Technicolor Investment
Vector, which makes only a few investments a year, struggled to find enough companies to buy for the new fund, according to the three ex-employees. It bought an English fleet-management software maker in 2010 and invested in Technicolor SA (TCH), a French digital-video company.By 2012, Harvard was trying to pull out its money because of the investment delays, two people with direct knowledge of the matter said.
The former Vector employees said when they discussed Cane Bay internally they were clear it was in the payday-lending business. Unlike other deals, the investment wasn’t announced in a press release or listed on Vector’s website.
Choke Point
Regulators intensified their scrutiny of Internet lenders soon after Vector invested in Cane Bay. The Justice Department and other agencies started pressuring banks in 2013 to stop processing payments for payday lenders as part of an anti-fraud campaign called Operation Choke Point. Three weeks ago, prosecutors in New York filed criminal usury charges against a man in Tennessee they accused of running a network of payday sites based in the West Indies.Cane Bay wasn’t involved in the New York case and had already arranged backup payment processors when Operation Choke Point started, according to three of the former employees.

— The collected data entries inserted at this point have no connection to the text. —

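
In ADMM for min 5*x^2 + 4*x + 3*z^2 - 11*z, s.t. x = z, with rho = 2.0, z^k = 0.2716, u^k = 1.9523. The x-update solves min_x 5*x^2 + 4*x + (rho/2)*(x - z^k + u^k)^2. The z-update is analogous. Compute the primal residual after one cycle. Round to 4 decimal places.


ADMM iteration with rho = 2.0, z^k = 0.2716, u^k = 1.9523
Step 1: x-update.
Minimize 5*x^2 + 4*x + (2.0/2)*(x - 0.2716 + 1.9523)^2
FOC: (2*5 + 2.0)*x = -4 + 2.0*(0.2716 - 1.9523)
x^{k+1} = -0.6135
Step 2: z-update.
Minimize 3*z^2 - 11*z + (2.0/2)*(-0.6135 - z + 1.9523)^2
FOC: (2*3 + 2.0)*z = 11 + 2.0*(-0.6135 + 1.9523)
z^{k+1} = 1.7097
Step 3: u-update.
u^{k+1} = 1.9523 - 0.6135 - 1.7097 = -0.3709
Step 4: Primal residual = |-0.6135 - 1.7097| = 2.3232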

Johnson and Chewning also were working on a deal with an American Indian tribe as a longer-term solution, the former employees said. They set up a new website, MaxLend.com, and a few months ago started redirecting borrowers there, two of the ex-employees said. Other than that, little changed, they said.
MaxLend lists the Mandan, Hidatsa & Arikara Nation of North Dakota as its owner. Richard Mayer, who runs the tribes’ lending company, declined to comment.
“There’s a lot of money out there looking for a place to go where they can earn a lot of money,” said Mark Pinsky, president of the Opportunity Finance Network, which works with lenders that help the poor. “We have laws because there need to be limits on what people do.”